Search code examples
pythonjupyter-notebookdata-cleaningdata-preprocessing

Get data from a Object datatype in python dataframe


I have a DataFrame with Coordinates saved in the following format {"type":"Point","coordinates":[25.2484759,55.3525189]}. It is saved as an object dtype. Please help me retrieving the coordinates from this column without iteration.

I am a beginner in coding ,but I do think that running a loop over this and splitting the data would be a unnecessary task.Hope you all could help me

This is what I thought float(trip_data["pickuplocation"][0][31:-13]),float(trip_data["pickuplocation"][0][-12:-3])

I want coordinates to be saved as an array. Sorry If I sound less technical.Please feel free to ask more details.


Solution

  • If you want to use dataframes with spatial data you should might at the GeoPandas package.

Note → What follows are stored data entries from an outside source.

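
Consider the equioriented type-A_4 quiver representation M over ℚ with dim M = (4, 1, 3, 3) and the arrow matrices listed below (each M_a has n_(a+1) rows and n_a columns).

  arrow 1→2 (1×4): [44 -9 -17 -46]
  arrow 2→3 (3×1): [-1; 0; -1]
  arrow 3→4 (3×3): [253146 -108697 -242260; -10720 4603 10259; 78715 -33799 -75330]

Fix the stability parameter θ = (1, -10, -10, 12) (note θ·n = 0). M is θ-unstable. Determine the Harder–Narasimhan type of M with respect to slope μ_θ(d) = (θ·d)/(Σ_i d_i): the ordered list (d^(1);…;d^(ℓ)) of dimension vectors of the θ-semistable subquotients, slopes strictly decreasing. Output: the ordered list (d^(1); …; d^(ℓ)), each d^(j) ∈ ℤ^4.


Interval decomposition of M: I[1,1]^3, I[1,4], I[3,4]^2.
HN type (ℓ=4): μ^(1)=12; μ^(2)=1; μ^(3)=-19/3; μ^(4)=-10

((0, 0, 0, 3); (3, 0, 0, 0); (1, 1, 1, 0); (0, 0, 2, 0))


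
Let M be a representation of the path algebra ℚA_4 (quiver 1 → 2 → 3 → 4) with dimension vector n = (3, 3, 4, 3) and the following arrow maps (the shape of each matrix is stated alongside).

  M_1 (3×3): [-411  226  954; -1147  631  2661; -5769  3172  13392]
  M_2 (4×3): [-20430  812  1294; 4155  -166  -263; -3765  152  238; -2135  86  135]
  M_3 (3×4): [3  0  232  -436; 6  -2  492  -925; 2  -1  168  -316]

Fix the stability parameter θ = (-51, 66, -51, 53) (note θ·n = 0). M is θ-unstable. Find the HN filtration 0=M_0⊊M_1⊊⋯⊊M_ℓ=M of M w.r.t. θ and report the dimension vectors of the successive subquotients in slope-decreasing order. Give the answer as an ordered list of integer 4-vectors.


Interval decomposition of M: I[1,1], I[1,2], I[1,3], I[2,4], I[3,4]^2.
HN type (ℓ=4): μ^(1)=66; μ^(2)=53; μ^(3)=15/2; μ^(4)=-51

((0, 1, 0, 0); (0, 0, 0, 3); (0, 2, 2, 0); (3, 0, 2, 0))


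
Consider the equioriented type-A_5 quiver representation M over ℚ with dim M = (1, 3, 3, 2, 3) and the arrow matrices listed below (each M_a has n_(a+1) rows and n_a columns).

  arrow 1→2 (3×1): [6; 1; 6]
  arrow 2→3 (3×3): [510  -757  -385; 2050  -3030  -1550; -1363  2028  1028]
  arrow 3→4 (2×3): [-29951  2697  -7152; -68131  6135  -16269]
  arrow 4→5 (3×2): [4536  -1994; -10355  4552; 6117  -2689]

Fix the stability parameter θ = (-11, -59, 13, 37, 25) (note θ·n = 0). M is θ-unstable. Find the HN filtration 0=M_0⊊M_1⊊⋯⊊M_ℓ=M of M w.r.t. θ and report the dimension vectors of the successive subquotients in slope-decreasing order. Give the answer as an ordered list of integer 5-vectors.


Barcode: M ≅ I[1,5], I[2,2], I[2,5], I[3,3], I[5,5]. HN layers by μ_θ (5 steps, strictly decreasing):
  μ^(1)=31; μ^(2)=25; μ^(3)=13; μ^(4)=-35; μ^(5)=-59

((0, 0, 0, 2, 2); (0, 0, 0, 0, 1); (0, 0, 3, 0, 0); (1, 1, 0, 0, 0); (0, 2, 0, 0, 0))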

    To address the question, assuming the column is a string, you were quite close, you can get the coordinates without a loop using:

    coord1 = trip_data["pickuplocation"].str[31:-13].astype(float)
    coord2 = trip_data["pickuplocation"].str[-12:-3].astype(float)
    

    You need to tell pandas to treat this object as a string to use string indexing, and then you tell it the series are floats with the astype.

    Edit: A more reliable, if less safe (do not use this in production code because ast.literal_eval is not safe) approach might be to use ast though:

    import ast 
    
    coords = trip_data["pickuplocation"].apply(lambda x: ast.literal_eval(x)["coordinates"])
    
    

    You should then be able to index coords as a list.